I think you're being overly dramatic. First off, I doubt if we ever will
have all 27 hooks with callouts attached to them: if you are checking
whether there is a callout present before calling it (to avoid overhead
attached to adding argument information to the !ContextHandle), the copy
will never be called in those cases. Secondly, does every packet pass
through all 27 hook points? Finally, it's a copy of a few bytes (8 bytes
* number of callouts on a 64-bit system); that overhead is likely to be
dwarfed by the code involved any callout called (and the more callouts
that are called on a hook, the more that overhead is amortised between
then).
I suggest we leave it until we do a performance measurement. We'll load a
library with null callouts on every hook point and measure the overhead
with the copy in and with it out. If there is a significant difference,
I'll remove it.
> deregisterCallout() - that's a tricky removal code. I think I understand
how it works, but isn't there a simpler way to remove something from a
vector?
I can't think of one other than effectively doing the same:
1. Working through the the vector comparing elements against my test
element (the equals_to())
1. Moving non-matching elements to lower vector indexes (the remove_if())
1. Truncating the vector (erase()).
I could use a std::list instead, but I don't think it's worth it for the
simplification of one function - especially as this particular construct
is documented in a book for which the reference is supplied.
'''src/lib/util/tests/callout_manager_unittest.cc'''[[BR]]
There are some valid points here that need code modification.
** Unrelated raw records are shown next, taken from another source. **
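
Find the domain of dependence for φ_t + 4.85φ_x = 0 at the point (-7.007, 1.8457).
A single point: x = -15.958645. The characteristic through (-7.007, 1.8457) is x - 4.85t = const, so x = -7.007 - 4.85·1.8457 = -15.958645.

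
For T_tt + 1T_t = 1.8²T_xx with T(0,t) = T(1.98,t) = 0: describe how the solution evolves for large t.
T → 0. Damping (γ=1) dissipates energy; oscillations decay exponentially.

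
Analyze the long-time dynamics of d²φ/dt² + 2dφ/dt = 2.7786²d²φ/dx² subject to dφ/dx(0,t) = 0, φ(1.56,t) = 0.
Long-time behavior: φ → 0. Damping (γ=2) dissipates energy; oscillations decay exponentially.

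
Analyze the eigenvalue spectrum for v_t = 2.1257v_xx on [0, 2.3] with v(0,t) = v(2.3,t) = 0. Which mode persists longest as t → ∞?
Eigenvalues: λₙ = 2.1257n²π²/2.3².
First three modes:
  n=1: λ₁ = 2.1257π²/2.3² ≈ 3.966
  n=2: λ₂ = 8.5028π²/2.3² ≈ 15.864 (4× faster decay)
  n=3: λ₃ = 19.1313π²/2.3² ≈ 35.693 (9× faster decay)
As t → ∞, higher modes decay exponentially faster. The n=1 mode dominates: v ~ c₁ sin(πx/2.3) e^{-λ₁t}.
Decay rate: λ₁ = 2.1257π²/2.3² ≈ 3.966.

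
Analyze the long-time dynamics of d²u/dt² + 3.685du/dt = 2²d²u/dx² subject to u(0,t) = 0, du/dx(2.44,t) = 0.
Long-time behavior: u → 0. Damping (γ=3.685) dissipates energy; oscillations decay exponentially.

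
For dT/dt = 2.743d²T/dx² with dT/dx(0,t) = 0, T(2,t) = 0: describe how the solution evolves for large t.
T → 0. Heat escapes through the Dirichlet boundary.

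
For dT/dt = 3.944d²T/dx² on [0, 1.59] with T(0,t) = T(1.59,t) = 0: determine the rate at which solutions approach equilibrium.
Eigenvalues: λₙ = 3.944n²π²/1.59².
First three modes:
  n=1: λ₁ = 3.944π²/1.59² ≈ 15.397
  n=2: λ₂ = 15.776π²/1.59² ≈ 61.589 (4× faster decay)
  n=3: λ₃ = 35.496π²/1.59² ≈ 138.575 (9× faster decay)
As t → ∞, higher modes decay exponentially faster. The n=1 mode dominates: T ~ c₁ sin(πx/1.59) e^{-λ₁t}.
Decay rate: λ₁ = 3.944π²/1.59² ≈ 15.397.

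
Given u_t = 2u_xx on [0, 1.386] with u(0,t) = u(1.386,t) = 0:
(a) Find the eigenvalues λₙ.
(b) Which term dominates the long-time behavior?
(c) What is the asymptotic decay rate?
Eigenvalues: λₙ = 2n²π²/1.386².
First three modes:
  n=1: λ₁ = 2π²/1.386² ≈ 10.276
  n=2: λ₂ = 8π²/1.386² ≈ 41.102 (4× faster decay)
  n=3: λ₃ = 18π²/1.386² ≈ 92.48 (9× faster decay)
As t → ∞, higher modes decay exponentially faster. The n=1 mode dominates: u ~ c₁ sin(πx/1.386) e^{-λ₁t}.
Decay rate: λ₁ = 2π²/1.386² ≈ 10.276.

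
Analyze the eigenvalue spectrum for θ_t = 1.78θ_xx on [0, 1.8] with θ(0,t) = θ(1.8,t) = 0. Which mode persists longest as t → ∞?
Eigenvalues: λₙ = 1.78n²π²/1.8².
First three modes:
  n=1: λ₁ = 1.78π²/1.8² ≈ 5.422
  n=2: λ₂ = 7.12π²/1.8² ≈ 21.689 (4× faster decay)
  n=3: λ₃ = 16.02π²/1.8² ≈ 48.8 (9× faster decay)
As t → ∞, higher modes decay exponentially faster. The n=1 mode dominates: θ ~ c₁ sin(πx/1.8) e^{-λ₁t}.
Decay rate: λ₁ = 1.78π²/1.8² ≈ 5.422.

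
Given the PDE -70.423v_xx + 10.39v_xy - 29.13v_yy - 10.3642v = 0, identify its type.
The second-order coefficients are A = -70.423, B = 10.39, C = -29.13. Since B² - 4AC = -8097.73586 < 0, this is an elliptic PDE.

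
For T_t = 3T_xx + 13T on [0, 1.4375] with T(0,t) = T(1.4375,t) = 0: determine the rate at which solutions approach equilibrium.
Eigenvalues: λₙ = 3n²π²/1.4375² - 13.
First three modes:
  n=1: λ₁ = 3π²/1.4375² - 13 ≈ 1.329
  n=2: λ₂ = 12π²/1.4375² - 13 ≈ 44.315
  n=3: λ₃ = 27π²/1.4375² - 13 ≈ 115.958
Since 3π²/1.4375² ≈ 14.329 > 13, all λₙ > 0.
The n=1 mode decays slowest → dominates as t → ∞.
Asymptotic: T ~ c₁ sin(πx/1.4375) e^{-λ₁t} with decay rate λ₁ ≈ 1.329.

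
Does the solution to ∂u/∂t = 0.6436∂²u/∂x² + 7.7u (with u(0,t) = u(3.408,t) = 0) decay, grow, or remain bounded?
u grows unboundedly. Reaction dominates diffusion (r=7.7 > κπ²/L²≈0.55); solution grows exponentially.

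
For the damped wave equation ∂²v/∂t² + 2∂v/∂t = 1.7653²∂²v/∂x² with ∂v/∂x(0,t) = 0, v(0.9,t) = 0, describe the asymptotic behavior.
v → 0. Damping (γ=2) dissipates energy; oscillations decay exponentially.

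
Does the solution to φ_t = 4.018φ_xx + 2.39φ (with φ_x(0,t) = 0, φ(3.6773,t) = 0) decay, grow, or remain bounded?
φ grows unboundedly. Reaction dominates diffusion (r=2.39 > κπ²/(4L²)≈0.73); solution grows exponentially.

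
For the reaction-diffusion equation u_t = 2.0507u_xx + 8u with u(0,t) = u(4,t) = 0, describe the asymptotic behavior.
u grows unboundedly. Reaction dominates diffusion (r=8 > κπ²/L²≈1.26); solution grows exponentially.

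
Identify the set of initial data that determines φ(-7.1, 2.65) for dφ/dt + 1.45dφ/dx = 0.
A single point: x = -10.9425. The characteristic through (-7.1, 2.65) is x - 1.45t = const, so x = -7.1 - 1.45·2.65 = -10.9425.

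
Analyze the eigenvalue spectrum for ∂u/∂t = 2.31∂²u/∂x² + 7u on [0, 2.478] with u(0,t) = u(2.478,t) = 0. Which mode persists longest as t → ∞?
Eigenvalues: λₙ = 2.31n²π²/2.478² - 7.
First three modes:
  n=1: λ₁ = 2.31π²/2.478² - 7 ≈ -3.287
  n=2: λ₂ = 9.24π²/2.478² - 7 ≈ 7.851
  n=3: λ₃ = 20.79π²/2.478² - 7 ≈ 26.416
Since 2.31π²/2.478² ≈ 3.713 < 7, λ₁ < 0.
The n=1 mode grows fastest (−λₙ is largest for n=1) → dominates.
Asymptotic: u ~ c₁ sin(πx/2.478) e^{3.287t} (exponential growth at rate −λ₁ ≈ 3.287).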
These will
be addressed when all reviews have ended. However...
> !CalloutManagerTest.!CallCalloutsError: I'm somewhat uneasy with the
fact that the first library that returns an error will cause other
libraries to not be called. What if the first library is logger and it
reports error, because partition for logs is full? Then the code will stop
calling libraries for access control, host reservations etc. That would
essentially disable hooks and the server would continue to run in its
"vanilla" form. This would make a very fragile system, with easily
triggered domino effect. The first library that falls over will trip all
others as well.
That is a pertinent observation and I'm in two minds here.
On the one hand, you are correct with your example in that a failing
callout could effectively disable the hooks system. On the other, perhaps
a callout started modifying the data passed to it, failed and left the
data in an inconsistent state? That inconsistency could cause a crash in
another callout.
Allied to this is the question of whether we should have a COMPLETE status
at all? The original idea was to allow a callout to have the last word in
whether processing was complete. But a poorly-written callout - for
example, returning an unitialised status - could cause random skips.
Also, it struck me that the callout manager needs some form of logging
precisely to record what library (if any) returns an error. That will be
added in the next ticket (which adds code to load the libraries); the
reason it is being delayed is because any error message should include the
name of the library, not the index.
Perhaps the easiest way forwards is to get rid of COMPLETE and to log
errors returned by callouts but otherwise ignore them.